ETIKA PENANGANAN TELEPON
1. Etika
Bertelepon
Etika
bertelepon yang baik adalah tata pergaulan yang baik dalam berkomunikasi
lisan melalui telepon, yakni berbicara dengan jelas, tegas, terkesan ramah,
hangat, bersahabat dan juga tidak emosi. Hal-hal penting etika bertelepon
yakni:
·
Jangan biarkan telepon berdering 2-3 kali segera
diangkat.
·
Ketika bertelepon di kantor, jangan membuka
pembicaraan dalam menerima telepon dengan sebutan hallo, tetapi sebutkan nama
dan perusahaan anda.
·
Jangan gunakan telepon untuk untuk diluar
urusan kantor, kecuali hanya sesekali dan seperlunya.
·
Bisa mendengarkan lawan bicara, dan berkonsentrasi
dengan pihak penelepon.
·
Memberikan respon secara cepat dan lugas.
·
Berbicara seperlunya, dengan volume suara
cukup jelas, tegas dan lancar serta hangat dan bersahabat.
·
Menyiapkan perlengkapan seperlunya ketika akan
menelepon, seperti nomor telepon yangn dituju, nama jabatan yang dituju, buku
catatan dan pensil, serta materi pembicaraan.
·
Ketika bertelepon, tanyakan apakah penerima telepon
punya waktu untuk berbicara, jangan menelepon sambil makan dan sejenisnya.
·
Catat poin pesan, minta nomor penelepon, mintalah
maaf jika ada kesalahan, dan akhiri pembicaraan dengan ucapan terima kasih, dan
letakkan telepon secara pelan.
Hal-hal yang
harus dihindari sekretaris dalam komunikasi melalui telepon:
·
Memakai bahasa informal, terutama kepada orang yang
belum akrab.
·
Berbicara dengan orang lain selagi berbicara di
telepon.
·
Berbicara sambil makan sesuatu atau mengunyah
permen.
·
Berbicara dengan nada kasar atau membentuk
·
Berbicara dengan nada memerintah
·
Penelepon dibiarkan menuggu terlalu lama, tanpa
penjelasan, hanya bunyi music yang diperdengarkan.
·
Penelepon ditransfer berkali-kali atau ditransfer ke
alamat yang salah.
·
Nada dan intonasi terkesan malas atau tak ramah.
MENERIMA
TELEPON
1. Langkah-langkah
Dan Teknik Menerima Telepon
a. a.
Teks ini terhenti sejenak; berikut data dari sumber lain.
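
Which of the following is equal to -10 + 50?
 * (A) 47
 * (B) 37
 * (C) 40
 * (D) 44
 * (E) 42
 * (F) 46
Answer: C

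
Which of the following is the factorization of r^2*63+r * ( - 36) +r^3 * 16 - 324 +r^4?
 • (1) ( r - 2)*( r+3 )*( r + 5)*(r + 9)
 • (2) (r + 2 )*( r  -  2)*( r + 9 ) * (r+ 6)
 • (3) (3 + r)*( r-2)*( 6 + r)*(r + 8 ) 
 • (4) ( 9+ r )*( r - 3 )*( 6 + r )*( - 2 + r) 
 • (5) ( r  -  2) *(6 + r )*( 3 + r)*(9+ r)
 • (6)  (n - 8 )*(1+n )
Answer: 5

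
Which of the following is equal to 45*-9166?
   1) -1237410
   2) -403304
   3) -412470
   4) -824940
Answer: 3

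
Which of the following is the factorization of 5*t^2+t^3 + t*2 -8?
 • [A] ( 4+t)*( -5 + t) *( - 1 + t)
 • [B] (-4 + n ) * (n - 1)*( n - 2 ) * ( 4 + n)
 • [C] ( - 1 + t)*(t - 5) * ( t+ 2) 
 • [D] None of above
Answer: D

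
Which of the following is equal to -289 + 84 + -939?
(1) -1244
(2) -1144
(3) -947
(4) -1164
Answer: 2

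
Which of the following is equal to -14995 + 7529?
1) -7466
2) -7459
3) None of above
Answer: 1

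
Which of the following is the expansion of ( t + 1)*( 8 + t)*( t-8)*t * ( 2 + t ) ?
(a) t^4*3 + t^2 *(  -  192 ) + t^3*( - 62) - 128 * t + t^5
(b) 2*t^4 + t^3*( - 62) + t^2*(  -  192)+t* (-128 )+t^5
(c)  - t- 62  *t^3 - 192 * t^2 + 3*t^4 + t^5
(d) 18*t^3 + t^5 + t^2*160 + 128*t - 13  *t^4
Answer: a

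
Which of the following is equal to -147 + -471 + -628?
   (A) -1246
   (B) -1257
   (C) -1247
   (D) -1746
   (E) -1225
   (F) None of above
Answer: A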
Teknik
Mengangkat Telepon
Setiap kali
telepon bordering harus segera diangkat, jangan sampai dering telepon berbunyi
lebih dari 3 kali, sebab akan menggangu suasana kerja.
b. b. Menyiapkan
buku catatan
Siapkan buku
catatan dan alat tulis untuk mencatat hal-hal yang penting.
c. c. Memberi salam
kepada penelepon
Berilah salam
sesuai dengan waktu kepada penelpon, kemudian menyebutkan identitas perusahaan
tempat kita bekerja.
d. e. Membuka
pembicaraan.
Pada saat
menjawab telepon, sekretaris tidak perlu memberikan jawaban yang mendetail,
tetapi cukup menginformasikan hal-hal yang inti saja. Sekretaris ditantang
untuk menjwab secara diplomatis setiap pembicaraan.
e. e. Hubungkan
segera penelpon dengan yang dicari
Yakinkan
siapa orang yang akan dihubungi, karena penelpon akan sangat kecewa bila yang
dihubungi tidak sesuai dengan yang dikehendaki.
f. f. Menciptakan
kesan yang baik
Jika Penelpon
ingin berbicara langsung dengan atasan perusahaan, jawablah dengan sopan dan
lembut. Apabila penelpon bersedia menuggu sebelum disambungkan kepada yang
dituju, ucapakan terimakasih atas kesabaran menuggu. Jika orang yang dicari/
diajak bicara oleh si penelpon sedang keluar, penerima telepon harus memberikan
keterangan kepada penelpon tentang ketidakhadiran orang yang dicari. Selain itu
berusaha untuk mendapatkan keterangan selengkap-lengkapnya tentang identitas
penelpon.
g. h. Mencatat
pesan
1. Mencatat
segala sesuatu yang diperlukan.
2. Memberikan
keterangan yang jelas dan lengkap.
3. Menanyakan
kepada penelpon nama dan nomor teleponnya.
4. Menghindari
kesalahan-kesalahan isi pesan dari si penelpon dengan cara menyebutkan kembali
pesan tersebut.
5. Sampaikan
pesan tersebut kepada pihak yang berhak menerima.